Everyone else? Not so much.

This, despite the presence of human actor Hugh Jackman in the role of Charlie Kenton, a washed-up and itinerant former boxer. When the movie opens, Charlie is eking out a meager living on the rural sideshow circuit, where he enters fighting 'bots in matches against, say, rodeo bulls.

The problem is that Charlie isn't very good at it. In short order, he's got a truck full of broken robot parts and a long list of angry creditors, who include his landlord and former girlfriend, played by Evangeline Lilly.

Making matters worse is the sudden appearance in Charlie's life of Max (Dakota Goyo), Charlie's 11-year-old son.

Max's mother has just died, leaving the boy temporarily in Charlie's custody. Charlie doesn't really want the kid, but he does want the $100,000 that Max's wealthy aunt and uncle (Hope Davis and James Rebhorn) are willing to pay him to babysit Max while they vacation in Italy, before taking official custody of him.
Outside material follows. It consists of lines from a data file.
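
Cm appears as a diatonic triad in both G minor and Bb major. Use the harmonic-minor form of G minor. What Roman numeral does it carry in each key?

iv in G minor; ii in Bb major

The scale of G minor (harmonic minor) is G A Bb C D Eb F#; C is degree 4, and the triad built there (C-Eb-G) is minor, so it is iv.
The scale of Bb major is Bb C D Eb F G A; C is degree 2, and the triad built there (C-Eb-G) is minor, so it is ii.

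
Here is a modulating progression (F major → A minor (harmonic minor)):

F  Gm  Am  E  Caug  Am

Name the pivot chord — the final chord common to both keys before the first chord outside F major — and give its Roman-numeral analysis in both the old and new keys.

Am — iii in F major, i in A minor

Chords diatonic to F major: F, Gm, Am, Bb, C, Dm, Edim.
Reading the progression, the first chord not in that set is E, so the modulation leaves F major there.
The chord immediately before E is Am, which is diatonic to both keys: iii in F major and i in A minor.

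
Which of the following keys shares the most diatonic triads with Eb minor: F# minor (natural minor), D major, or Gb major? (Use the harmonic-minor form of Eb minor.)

Triads of Eb minor (harmonic minor): Ebm (i), Fdim (ii°), Gbaug (III+), Abm (iv), Bb (V), Cb (VI), Ddim (vii°).
F# minor (natural minor) shares 0: none.
D major shares 0: none.
Gb major shares 4: Ebm, Fdim, Abm, Cb.
The most common triads (4) are shared with Gb major.

Gb major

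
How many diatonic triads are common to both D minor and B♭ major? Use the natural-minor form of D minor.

Diatonic triads of D minor (natural minor): Dm (i), Edim (ii°), F (III), Gm (iv), Am (v), B♭ (VI), C (VII).
Diatonic triads of B♭ major: B♭ (I), Cm (ii), Dm (iii), E♭ (IV), F (V), Gm (vi), Adim (vii°).
Matching root and quality in both lists: Dm, F, Gm, B♭.
That gives 4 common triads.

4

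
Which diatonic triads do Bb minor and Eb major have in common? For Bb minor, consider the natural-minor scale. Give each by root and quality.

Triads in Bb minor (natural minor): Bbm (i), Cdim (ii°), Db (III), Ebm (iv), Fm (v), Gb (VI), Ab (VII).
Triads in Eb major: Eb (I), Fm (ii), Gm (iii), Ab (IV), Bb (V), Cm (vi), Ddim (vii°).
Shared triads with their functions: Fm (v in Bb minor, ii in Eb major); Ab (VII in Bb minor, IV in Eb major).

Fm, Ab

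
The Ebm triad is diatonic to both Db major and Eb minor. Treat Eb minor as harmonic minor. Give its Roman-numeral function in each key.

The scale of Db major is Db Eb F Gb Ab Bb C; Eb is degree 2, and the triad built there (Eb-Gb-Bb) is minor, so it is ii.
The scale of Eb minor (harmonic minor) is Eb F Gb Ab Bb Cb D; Eb is degree 1, and the triad built there (Eb-Gb-Bb) is minor, so it is i.

ii in Db major; i in Eb minor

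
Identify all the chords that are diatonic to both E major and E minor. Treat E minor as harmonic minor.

B, D#dim

Triads in E major: E (I), F#m (ii), G#m (iii), A (IV), B (V), C#m (vi), D#dim (vii°).
Triads in E minor (harmonic minor): Em (i), F#dim (ii°), Gaug (III+), Am (iv), B (V), C (VI), D#dim (vii°).
Shared triads with their functions: B (V in E major, V in E minor); D#dim (vii° in E major, vii° in E minor).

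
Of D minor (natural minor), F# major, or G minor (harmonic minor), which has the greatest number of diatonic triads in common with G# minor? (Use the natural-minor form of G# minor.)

Triads of G# minor (natural minor): G# minor (i), A# diminished (ii°), B major (III), C# minor (iv), D# minor (v), E major (VI), F# major (VII).
D minor (natural minor) shares 0: none.
F# major shares 4: G#m, B, D#m, F#.
G minor (harmonic minor) shares 0: none.
The most common triads (4) are shared with F# major.

F# major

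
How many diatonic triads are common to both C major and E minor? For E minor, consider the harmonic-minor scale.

3

Diatonic triads of C major: C major (I), D minor (ii), E minor (iii), F major (IV), G major (V), A minor (vi), B diminished (vii°).
Diatonic triads of E minor (harmonic minor): E minor (i), F# diminished (ii°), G augmented (III+), A minor (iv), B major (V), C major (VI), D# diminished (vii°).
Matching root and quality in both lists: C major, E minor, A minor.
That gives 3 common triads.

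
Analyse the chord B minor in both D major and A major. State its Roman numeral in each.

vi in D major; ii in A major

The scale of D major is D E F# G A B C#; B is degree 6, and the triad built there (B-D-F#) is minor, so it is vi.
The scale of A major is A B C# D E F# G#; B is degree 2, and the triad built there (B-D-F#) is minor, so it is ii.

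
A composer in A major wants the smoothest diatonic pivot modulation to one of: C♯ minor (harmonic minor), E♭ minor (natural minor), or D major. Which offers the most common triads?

D major

Triads of A major: A major (I), B minor (ii), C♯ minor (iii), D major (IV), E major (V), F♯ minor (vi), G♯ diminished (vii°).
C♯ minor (harmonic minor) shares 3: A, C♯m, F♯m.
E♭ minor (natural minor) shares 0: none.
D major shares 4: A, Bm, D, F♯m.
The most common triads (4) are shared with D major.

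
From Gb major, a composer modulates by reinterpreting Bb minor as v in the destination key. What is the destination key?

Eb minor

The numeral v denotes a minor triad on scale degree 5. With Bb on degree 5, the tonic of the new key is Eb.
Degree 5 carries a minor triad in natural-minor keys, so the destination is Eb minor.
Check: the diatonic triads of Eb minor (natural minor) are Ebm (i), Fdim (ii°), Gb (III), Abm (iv), Bbm (v), Cb (VI), Db (VII) — Bb minor is indeed v.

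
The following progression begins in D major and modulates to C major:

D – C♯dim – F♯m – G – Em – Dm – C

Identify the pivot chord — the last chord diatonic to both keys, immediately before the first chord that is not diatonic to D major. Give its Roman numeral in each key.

Chords diatonic to D major: D, Em, F♯m, G, A, Bm, C♯dim.
Reading the progression, the first chord not in that set is Dm, so the modulation leaves D major there.
The chord immediately before Dm is Em, which is diatonic to both keys: ii in D major and iii in C major.

Em — ii in D major, iii in C major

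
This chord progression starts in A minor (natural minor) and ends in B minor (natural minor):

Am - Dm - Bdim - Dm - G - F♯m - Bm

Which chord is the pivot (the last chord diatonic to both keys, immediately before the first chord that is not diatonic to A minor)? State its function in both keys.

Chords diatonic to A minor: Am, Bdim, C, Dm, Em, F, G.
Reading the progression, the first chord not in that set is F♯m, so the modulation leaves A minor there.
The chord immediately before F♯m is G, which is diatonic to both keys: VII in A minor and VI in B minor.

G — VII in A minor, VI in B minor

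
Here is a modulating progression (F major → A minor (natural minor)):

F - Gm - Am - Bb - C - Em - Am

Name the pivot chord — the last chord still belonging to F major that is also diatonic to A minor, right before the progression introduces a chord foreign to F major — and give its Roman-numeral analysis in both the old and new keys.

Chords diatonic to F major: F, Gm, Am, Bb, C, Dm, Edim.
Reading the progression, the first chord not in that set is Em, so the modulation leaves F major there.
The chord immediately before Em is C, which is diatonic to both keys: V in F major and III in A minor.

C — V in F major, III in A minor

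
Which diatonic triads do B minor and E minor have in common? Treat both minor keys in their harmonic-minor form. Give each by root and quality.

Em

Triads in B minor (harmonic minor): B minor (i), C# diminished (ii°), D augmented (III+), E minor (iv), F# major (V), G major (VI), A# diminished (vii°).
Triads in E minor (harmonic minor): E minor (i), F# diminished (ii°), G augmented (III+), A minor (iv), B major (V), C major (VI), D# diminished (vii°).
Shared triads with their functions: E minor (iv in B minor, i in E minor).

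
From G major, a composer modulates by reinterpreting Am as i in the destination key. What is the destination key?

A minor

The numeral i denotes a minor triad on scale degree 1. With A on degree 1, the tonic of the new key is A.
Degree 1 carries a minor triad in minor keys, so the destination is A minor.
Check: the diatonic triads of A minor (natural minor) are Am (i), Bdim (ii°), C (III), Dm (iv), Em (v), F (VI), G (VII) — Am is indeed i.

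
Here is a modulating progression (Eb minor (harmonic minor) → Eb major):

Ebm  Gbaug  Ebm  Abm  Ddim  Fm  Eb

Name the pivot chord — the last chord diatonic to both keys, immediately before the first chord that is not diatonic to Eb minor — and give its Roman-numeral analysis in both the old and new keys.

Chords diatonic to Eb minor: Ebm, Fdim, Gbaug, Abm, Bb, Cb, Ddim.
Reading the progression, the first chord not in that set is Fm, so the modulation leaves Eb minor there.
The chord immediately before Fm is Ddim, which is diatonic to both keys: vii° in Eb minor and vii° in Eb major.

Ddim — vii° in Eb minor, vii° in Eb major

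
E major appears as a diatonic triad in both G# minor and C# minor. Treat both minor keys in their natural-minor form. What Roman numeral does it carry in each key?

VI in G# minor; III in C# minor

The scale of G# minor (natural minor) is G# A# B C# D# E F#; E is degree 6, and the triad built there (E-G#-B) is major, so it is VI.
The scale of C# minor (natural minor) is C# D# E F# G# A B; E is degree 3, and the triad built there (E-G#-B) is major, so it is III.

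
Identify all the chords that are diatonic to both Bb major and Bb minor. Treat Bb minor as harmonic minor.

F, Adim

Triads in Bb major: Bb (I), Cm (ii), Dm (iii), Eb (IV), F (V), Gm (vi), Adim (vii°).
Triads in Bb minor (harmonic minor): Bbm (i), Cdim (ii°), Dbaug (III+), Ebm (iv), F (V), Gb (VI), Adim (vii°).
Shared triads with their functions: F (V in Bb major, V in Bb minor); Adim (vii° in Bb major, vii° in Bb minor).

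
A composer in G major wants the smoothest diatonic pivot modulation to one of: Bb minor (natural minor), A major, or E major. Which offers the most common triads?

Triads of G major: G major (I), A minor (ii), B minor (iii), C major (IV), D major (V), E minor (vi), F# diminished (vii°).
Bb minor (natural minor) shares 0: none.
A major shares 2: Bm, D.
E major shares 0: none.
The most common triads (2) are shared with A major.

A major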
This sets the stage for two things. On the one hand, it's the redemption of Charlie's career, courtesy of Max, a video-game wiz kid who turns out to be far better at the battle-bot biz than his dad. On the other hand, it's a rapprochement of sorts between the estranged father and his son. Both threads center on Max's efforts to restore and train a battered robot that he finds in a junkyard, then cleans up and names Atom. Against all odds, Atom starts winning bouts against far bigger opponents. It seems he's a pretty good dancer, too.

So which do you think is the more interesting story line? The David-and-Goliath tale about a kid and his scrappy, dancing, secondhand robot, or the gooey one about the father getting to know his son?

If you answered "the dancing robot," you must be an 11-year-old kid. Either that, or you have one trapped inside you. Come to think of it, maybe we all do.

I'm still trying to get over the delicious incongruity of hearing Hope Davis shout, during the film's climactic prizefight between Atom and Zeus, the world-champion battle-bot, "Knock that little [expletive]! Bust him open!"

Contains a bit of human-on-human violence, some obscenity and a brief scene of a child in jeopardy.